Cowan noted that in the human NEJM data, “Carl June and colleagues reported they identified mutations in 11 to 28 percent of CD4 T cells, and they did not find any homozygous null mutations (T cells that had both copies of the gene deleted).” He told Bioscience Technology that his group by contrast— in mice— “report on average 30 percent homozygous gene deletion, and over 50 percent of cells carrying mutations in the gene.”
He added: “According to our results, it does appear less [effective] to perform genome editing in T cells as compared to cultured human cell lines, or even HSCs.”
Cowan also contended that, while “Calimmune's approach seems very encouraging,” it has “one major drawback compared to our study.”

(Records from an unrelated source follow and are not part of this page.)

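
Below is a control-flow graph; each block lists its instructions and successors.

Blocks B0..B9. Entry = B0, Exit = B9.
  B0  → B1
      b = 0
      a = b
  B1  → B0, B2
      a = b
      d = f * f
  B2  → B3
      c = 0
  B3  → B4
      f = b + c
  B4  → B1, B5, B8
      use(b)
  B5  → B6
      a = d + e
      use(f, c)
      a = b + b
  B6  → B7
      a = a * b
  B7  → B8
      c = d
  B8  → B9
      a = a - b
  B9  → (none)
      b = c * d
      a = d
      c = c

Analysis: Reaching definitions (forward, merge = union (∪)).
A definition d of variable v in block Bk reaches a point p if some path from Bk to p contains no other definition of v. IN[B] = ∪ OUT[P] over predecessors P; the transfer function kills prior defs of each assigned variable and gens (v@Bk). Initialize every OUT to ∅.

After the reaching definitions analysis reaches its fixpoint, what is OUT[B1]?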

“As they deliver the hairpin via lentiviral vectors, it means that every cell has at least one unwanted mutation (the viral integration site which is random, and has previously been found to cause cancer in early gene therapy trials),” he said. Lentiviral vectors integrate into the genome. "As [Calimmune] often transplants 10 million (or more) cells into patients, it means these cells have 10 million mutations. Our approach had a vanishingly small off-target mutation rate, not measurable for most guide RNAs used, and a frequency of 36 out of 5,963 for the one guide which had any off-target mutations.”
Baltimore disagreed. "Unless they sequenced the entire genome of many clones, they cannot know the mutation rate.” He added that “‘vanishingly small’ is not zero. [And] there is wide experience with lenti-vectors, and no cancer-inducing mutations due to integration sites.”
Baltimore concluded: “The efficiency of the process should not be the determining factor because the virus should act as a selective force to select for protected CD4 cells. I am not sure which is the most efficient system.”
Harvard may apply for FDA clinical trial approval in five years.